The provision of global custody services to pension funds is shrinking, according to an analysis by BAK consultancy conducted on behalf of the Swiss State Secretariat for Economic Affairs (SECO).
BAK surveyed pension funds as bank clients on fees, quality and availability across services, including passive and active asset management mandates, fund management, real estate and strategic consulting.
High fixed costs are the biggest barrier to new banks entering the market to offer global custody and passive asset management services. Around three-quarters of pension funds surveyed expect this to have a massive or severe impact, the study found.
Half of pension funds also report that the number of banks offering passive asset management mandates has declined since the collapse of Credit Suisse.

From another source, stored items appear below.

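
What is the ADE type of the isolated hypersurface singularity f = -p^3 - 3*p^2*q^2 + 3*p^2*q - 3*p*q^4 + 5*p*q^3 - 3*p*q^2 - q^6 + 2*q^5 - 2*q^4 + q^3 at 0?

E7

The Hessian of f at 0 is [[0, 0], [0, 0]] with rank 0, so corank 2. A Groebner basis of the Jacobian ideal J(f) in C{p,q} is {-p^2 + 2*p*q + q^4 - q^3/3 - q^2, p^3 + 4*p^2 - 8*p*q + q^3/3 + 4*q^2, p^2*q + 7*p^2/3 - 14*p*q/3 - 2*q^3/9 + 7*q^2/3, p^2 + p*q^2 - 2*p*q - 2*q^3/3 + q^2}; counting standard monomials gives mu = 7. Corank 2; j^3 = -(p - q)^3 is a perfect cube, so E-series; the 4-jet and mu = 7 give E_7.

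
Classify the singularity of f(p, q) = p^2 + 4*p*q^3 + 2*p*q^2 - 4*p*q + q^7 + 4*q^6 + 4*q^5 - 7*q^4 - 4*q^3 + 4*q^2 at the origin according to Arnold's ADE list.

A6

The Hessian of f at 0 is [[2, -4], [-4, 8]] with rank 1, so corank 1. A Groebner basis of the Jacobian ideal J(f) in C{p,q} is {p^3 + 9*p^2/2 - 87*p*q/4 + 47*p/8 + 251*q^2/8 - 47*q/4, p^2*q + 7*p^2/4 - 65*p*q/8 + 41*p/16 + 189*q^2/16 - 41*q/8, p^2/2 + p*q^2 - 9*p*q/4 + 9*p/8 + 29*q^2/8 - 9*q/4, p/2 + q^3 + q^2/2 - q}; counting standard monomials gives mu = 6. Corank 1: A-series; mu = 6 gives A_6.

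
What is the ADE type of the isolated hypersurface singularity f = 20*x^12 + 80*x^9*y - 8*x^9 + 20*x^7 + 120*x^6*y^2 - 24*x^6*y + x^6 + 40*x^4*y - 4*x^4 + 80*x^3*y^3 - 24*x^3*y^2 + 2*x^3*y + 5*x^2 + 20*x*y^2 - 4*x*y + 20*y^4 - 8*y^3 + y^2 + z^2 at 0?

A1

The Hessian of f at 0 has rank 3. Corank 0: nondegenerate Morse point, so A_1.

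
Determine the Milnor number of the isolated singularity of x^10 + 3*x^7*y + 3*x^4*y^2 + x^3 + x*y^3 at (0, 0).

7

The Hessian of f at 0 has rank 0. Corank 2; j^3 = x^3 is a perfect cube, so E-series; the 4-jet and mu = 7 give E_7.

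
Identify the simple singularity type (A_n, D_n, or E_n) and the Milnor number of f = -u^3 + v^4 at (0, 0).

Type E_{6}, Milnor number mu = 6.

The Hessian of f at 0 is [[0, 0], [0, 0]] with rank 0, so corank 2. A Groebner basis of the Jacobian ideal J(f) in C{u,v} is {v^3, u^2}; counting standard monomials gives mu = 6. Corank 2; j^3 = -u^3 is a perfect cube, so E-series; the 4-jet and mu = 6 give E_6.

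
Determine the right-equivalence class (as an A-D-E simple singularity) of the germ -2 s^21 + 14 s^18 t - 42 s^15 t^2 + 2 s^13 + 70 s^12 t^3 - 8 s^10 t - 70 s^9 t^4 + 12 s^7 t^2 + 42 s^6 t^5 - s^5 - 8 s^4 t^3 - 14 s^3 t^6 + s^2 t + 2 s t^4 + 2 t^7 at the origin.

D_8

The Hessian of f at 0 has rank 0. Corank 2; j^3 = s^2*t has shape L^2 M (L != M), so D-series; mu = 8 gives D_8.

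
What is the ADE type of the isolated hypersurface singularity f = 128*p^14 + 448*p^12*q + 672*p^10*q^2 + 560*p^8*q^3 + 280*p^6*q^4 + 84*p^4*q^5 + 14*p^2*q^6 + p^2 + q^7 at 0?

A_{6}

The Hessian of f at 0 is [[2, 0], [0, 0]] with rank 1, so corank 1. A Groebner basis of the Jacobian ideal J(f) in C{p,q} is {q^6, p}; counting standard monomials gives mu = 6. Corank 1: A-series; mu = 6 gives A_6.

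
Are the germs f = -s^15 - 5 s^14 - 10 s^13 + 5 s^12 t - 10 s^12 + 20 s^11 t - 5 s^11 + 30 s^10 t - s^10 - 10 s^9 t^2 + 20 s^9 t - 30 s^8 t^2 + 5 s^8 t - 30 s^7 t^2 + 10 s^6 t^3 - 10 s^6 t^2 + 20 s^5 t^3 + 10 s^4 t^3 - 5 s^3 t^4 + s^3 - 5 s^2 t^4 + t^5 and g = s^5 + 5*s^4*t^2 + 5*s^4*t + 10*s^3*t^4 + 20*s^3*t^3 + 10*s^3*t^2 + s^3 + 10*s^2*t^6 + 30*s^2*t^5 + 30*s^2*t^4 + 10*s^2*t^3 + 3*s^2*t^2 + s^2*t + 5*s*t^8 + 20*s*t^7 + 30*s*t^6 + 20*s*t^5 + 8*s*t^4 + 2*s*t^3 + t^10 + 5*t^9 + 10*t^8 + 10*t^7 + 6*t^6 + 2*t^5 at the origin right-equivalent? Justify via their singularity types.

No.

The Hessian of f at 0 has rank 0. Corank 2; j^3 = s^3 is a perfect cube, so E-series; the 5-jet and mu = 8 give E_8. The Hessian of g at 0 has rank 0. Corank 2; j^3 = s^2*(s + t) has shape L^2 M (L != M), so D-series; mu = 6 gives D_6. f is E_8 but g is D_6, hence not right-equivalent.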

Switching global custody or fund management banks typically leads to higher costs for pension funds, while fee differences remain relatively moderate in passive asset management and Swiss real estate mandates.

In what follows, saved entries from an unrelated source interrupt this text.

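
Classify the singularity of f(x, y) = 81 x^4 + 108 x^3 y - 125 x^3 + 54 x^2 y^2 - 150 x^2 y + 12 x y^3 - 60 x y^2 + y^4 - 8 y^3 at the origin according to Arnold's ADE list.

E_{6}

The Hessian of f at 0 is [[0, 0], [0, 0]] with rank 0, so corank 2. A Groebner basis of the Jacobian ideal J(f) in C{x,y} is {y^4, x*y^2 + 17*y^3/45, x^2 + 4*x*y/5 + 4*y^2/25}; counting standard monomials gives mu = 6. Corank 2; j^3 = -(5*x + 2*y)^3 is a perfect cube, so E-series; the 4-jet and mu = 6 give E_6.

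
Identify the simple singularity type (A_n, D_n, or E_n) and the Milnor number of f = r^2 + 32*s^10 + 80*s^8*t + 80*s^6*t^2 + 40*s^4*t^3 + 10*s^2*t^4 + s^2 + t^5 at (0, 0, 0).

Type A_4, Milnor number mu = 4.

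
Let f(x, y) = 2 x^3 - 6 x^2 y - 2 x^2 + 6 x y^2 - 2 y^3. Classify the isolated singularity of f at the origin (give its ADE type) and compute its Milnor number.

Type A_2, Milnor number mu = 2.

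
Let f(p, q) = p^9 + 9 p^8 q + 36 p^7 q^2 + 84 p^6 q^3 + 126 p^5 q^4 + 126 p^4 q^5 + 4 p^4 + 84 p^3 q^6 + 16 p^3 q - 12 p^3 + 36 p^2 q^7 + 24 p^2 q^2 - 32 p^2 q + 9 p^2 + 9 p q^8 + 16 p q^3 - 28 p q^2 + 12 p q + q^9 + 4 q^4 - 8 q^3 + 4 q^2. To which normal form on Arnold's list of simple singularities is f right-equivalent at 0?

A8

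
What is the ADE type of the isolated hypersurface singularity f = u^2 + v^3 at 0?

A2

The Hessian of f at 0 has rank 1. Corank 1: A-series; mu = 2 gives A_2.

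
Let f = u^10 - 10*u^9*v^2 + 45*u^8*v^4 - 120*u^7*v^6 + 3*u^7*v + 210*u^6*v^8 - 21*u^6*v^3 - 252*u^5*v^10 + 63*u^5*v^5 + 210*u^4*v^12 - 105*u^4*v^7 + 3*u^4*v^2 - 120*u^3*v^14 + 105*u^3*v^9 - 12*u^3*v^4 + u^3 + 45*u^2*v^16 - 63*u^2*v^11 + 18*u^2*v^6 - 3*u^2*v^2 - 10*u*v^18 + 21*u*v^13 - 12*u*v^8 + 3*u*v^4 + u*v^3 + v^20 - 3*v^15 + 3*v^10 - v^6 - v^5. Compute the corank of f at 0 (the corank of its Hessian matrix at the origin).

2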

Some pension funds also observe a deterioration in strategic consulting and in services related to interest rate hedging provided by banks, according to the study.
In asset management, the collapse of Credit Suisse has increased concentration in listed real estate funds at UBS, according to PPCmetrics chief executive officer Stephan Skaanes.

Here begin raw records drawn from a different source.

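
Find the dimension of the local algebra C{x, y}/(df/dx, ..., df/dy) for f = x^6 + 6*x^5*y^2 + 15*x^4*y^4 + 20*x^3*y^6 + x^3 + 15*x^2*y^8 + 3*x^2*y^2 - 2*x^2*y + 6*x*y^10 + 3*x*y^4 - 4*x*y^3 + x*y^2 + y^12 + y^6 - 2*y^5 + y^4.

7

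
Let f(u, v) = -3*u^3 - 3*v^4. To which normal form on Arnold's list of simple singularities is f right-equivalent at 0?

E6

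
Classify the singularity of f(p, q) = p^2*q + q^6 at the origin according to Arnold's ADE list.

D_{7}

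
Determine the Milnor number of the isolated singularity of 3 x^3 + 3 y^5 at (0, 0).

8

The Hessian of f at 0 has rank 0. Corank 2; j^3 = 3*x^3 is a perfect cube, so E-series; the 5-jet and mu = 8 give E_8.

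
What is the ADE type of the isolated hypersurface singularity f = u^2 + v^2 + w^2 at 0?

A_{1}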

“Initially, there was less competition for passive products, but several new providers have since entered the market, and competition has returned. In particular, we see that the price level, especially for indexed products, remains very competitive in Switzerland,” he said.
Overall, the loss of a provider reduces choice for pension funds, but there are still enough professional providers – both Swiss and international – in global custody and fund administration to sustain competition, Skaanes added.
So far, however, international providers have not fully capitalised on the collapse of Credit Suisse to increase their Swiss market share.
“Rather, existing providers are expanding their product ranges,” he continued.
PPCmetrics also noted that since Credit Suisse’s downfall, pension funds have reviewed existing relationships and re-tendered mandates. “This may, but does not necessarily always lead to a change of provider,” Skaanes said.
UBS reinforces position
UBS is now the only globally active major bank headquartered in Switzerland, and its position has strengthened further.
The bank tops the ranking of pension asset managers in Switzerland with €375bn in assets, followed by Zürcher Kantonalbank with €234.18bn and, at a distance, Swiss Life Asset Management with €60.44bn, according to the latest IPE Swiss institutional market survey.
UBS Asset Management is the clear market leader following its acquisition of Credit Suisse and the onboarding of Credit Suisse’s institutional clients, according to IPE.
Most pension funds established a new banking relationship solely with UBS after the takeover. As a result, 93% of pension funds previously linked to Credit Suisse are now working with UBS for global custody, according to BAK’s analysis.
Their negotiating position has weakened, particularly in passive asset management and Swiss real estate mandates, while cantonal and foreign banks are seeking to compete with UBS in active asset management by offering pension funds more favourable contractual terms, the analysis found.